I have been spending a little time playing with Google Books Ngram Viewer (great tool, btw), and although I am not intending to formulate any hypothesis, it is just curious what you see when you plot a few of today’s innovation-related “buzzwords.”
Science has been gaining relevance in a linearly consistent way over more than 300 years, while technology surged in the last 50. Invention, discovery and science may have a distant relation, but they started to diverge after 1780—curiously about the starting date of the industrial revolution. Invention has been losing ground since then—more than inventor, and more than discovery—and today, it is completely overshadowed by innovation, also a rising star of late 20th century. Very interestingly creativity is also a new thing, which we have now started to associate to invention—but only since as late as 1990.
It is also nice to see that, although technology is on the rise (if you forget the last 10 years), engineer (as well as engineering) seems to be démodé.

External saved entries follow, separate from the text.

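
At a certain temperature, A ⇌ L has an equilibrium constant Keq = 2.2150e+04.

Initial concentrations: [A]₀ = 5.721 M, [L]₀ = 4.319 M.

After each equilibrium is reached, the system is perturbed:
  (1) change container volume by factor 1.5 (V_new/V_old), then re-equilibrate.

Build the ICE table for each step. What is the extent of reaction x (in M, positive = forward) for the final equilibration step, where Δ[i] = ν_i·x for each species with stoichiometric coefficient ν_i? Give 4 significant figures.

x = 0 M

Q₀ = 0.7549 vs Keq = 2.2150e+04 ⇒ Q<K, forward
Step 1:
                    A           L
  I             5.721       4.319
  C            -5.721       5.721
  E        4.5325e-04       10.04
  solve Keq expr → x = 5.721; check Q = 2.2150e+04
Then change container volume by factor 1.5 (V_new/V_old).
Step 2:
                    A           L
  I        3.0217e-04       6.693
  C                 0           0
  E        3.0217e-04       6.693
  solve Keq expr → x = 0; check Q = 2.2150e+04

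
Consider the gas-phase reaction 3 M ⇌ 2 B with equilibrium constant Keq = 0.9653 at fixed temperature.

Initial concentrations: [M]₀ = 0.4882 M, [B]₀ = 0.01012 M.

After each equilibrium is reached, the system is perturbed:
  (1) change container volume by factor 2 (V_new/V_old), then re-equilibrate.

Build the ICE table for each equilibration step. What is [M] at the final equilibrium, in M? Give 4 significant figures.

[M]_eq = 0.1586 M

Q₀ = 8.8017e-04 vs Keq = 0.9653 ⇒ Q<K, forward
Step 1:
                    M           B
  Initial      0.4882     0.01012
  Change      -0.2059      0.1373
  Equil        0.2823      0.1474
  solve Keq expr → x = 0.06863; check Q = 0.9653
Then change container volume by factor 2 (V_new/V_old).
Step 2:
                    M           B
  Initial      0.1412     0.07369
  Change      0.01745    -0.01163
  Equil        0.1586     0.06206
  solve Keq expr → x = -0.005815; check Q = 0.9653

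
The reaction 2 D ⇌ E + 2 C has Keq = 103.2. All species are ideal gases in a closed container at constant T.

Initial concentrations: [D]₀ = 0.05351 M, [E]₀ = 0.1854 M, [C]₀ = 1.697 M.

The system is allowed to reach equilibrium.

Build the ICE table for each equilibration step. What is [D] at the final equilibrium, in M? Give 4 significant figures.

Q₀ = 186.5 vs Keq = 103.2 ⇒ Q>K, reverse
Step 1:
                   D          E          C
  I          0.05351     0.1854      1.697
  C          0.01616  -0.008081   -0.01616
  E          0.06967     0.1773      1.681
  solve Keq expr → x = -0.008081; check Q = 103.2

[D]_eq = 0.06967 M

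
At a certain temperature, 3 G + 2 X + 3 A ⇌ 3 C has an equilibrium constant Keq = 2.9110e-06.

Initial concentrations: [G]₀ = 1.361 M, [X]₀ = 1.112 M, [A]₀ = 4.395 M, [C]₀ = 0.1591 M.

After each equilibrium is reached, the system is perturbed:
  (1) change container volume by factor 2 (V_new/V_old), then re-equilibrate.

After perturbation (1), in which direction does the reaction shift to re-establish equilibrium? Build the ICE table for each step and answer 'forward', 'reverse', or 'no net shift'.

Direction: reverse

Q₀ = 1.5218e-05 vs Keq = 2.9110e-06 ⇒ Q>K, reverse
Step 1:
                  G         X         A         C
  init        1.361     1.112     4.395    0.1591
  Δ         0.05979   0.03986   0.05979  -0.05979
  eq          1.421     1.152     4.455   0.09931
  solve Keq expr → x = -0.01993; check Q = 2.9110e-06
Then change container volume by factor 2 (V_new/V_old).
Step 2:
                  G         X         A         C
  init       0.7104    0.5759     2.227   0.04965
  Δ         0.03264   0.02176   0.03264  -0.03264
  eq          0.743    0.5977      2.26   0.01701
  solve Keq expr → x = -0.01088; check Q = 2.9110e-06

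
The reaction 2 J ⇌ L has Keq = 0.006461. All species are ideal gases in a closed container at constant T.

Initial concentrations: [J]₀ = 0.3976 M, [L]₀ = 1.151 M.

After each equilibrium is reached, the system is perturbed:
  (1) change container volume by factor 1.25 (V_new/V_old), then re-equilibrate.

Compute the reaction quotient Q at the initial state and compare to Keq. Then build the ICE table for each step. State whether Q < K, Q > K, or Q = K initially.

Q₀ = 7.281; Q > K (proceeds reverse)

Q₀ = 7.281 vs Keq = 0.006461 ⇒ Q>K, reverse
Step 1:
                  J         L
  init       0.3976     1.151
  Δ           2.214    -1.107
  eq          2.611   0.04406
  solve Keq expr → x = -1.107; check Q = 0.006461
Then change container volume by factor 1.25 (V_new/V_old).
Step 2:
                  J         L
  init        2.089   0.03525
  Δ         0.01338 -0.006688
  eq          2.103   0.02856
  solve Keq expr → x = -0.006688; check Q = 0.006461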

In fact, engineer was a much more popular term during late 19th and most of 20th century, when nobody was talking about technology. Curiously, technology seems to go side by side with scientists, while the trajectory of engineer is more similar to that of scientific.
Finally, entrepreneurs—yes, in plural more than singular, like scientists, and unlike engineer or inventor—is of course a schumpeterian post-1920 thing, still below founder, but above inventor.
I repeat, I am not hypothesizing here, just provoking. (And if you wonder why I added complexity to the second chart, sorry but it is this blog’s grand topic!)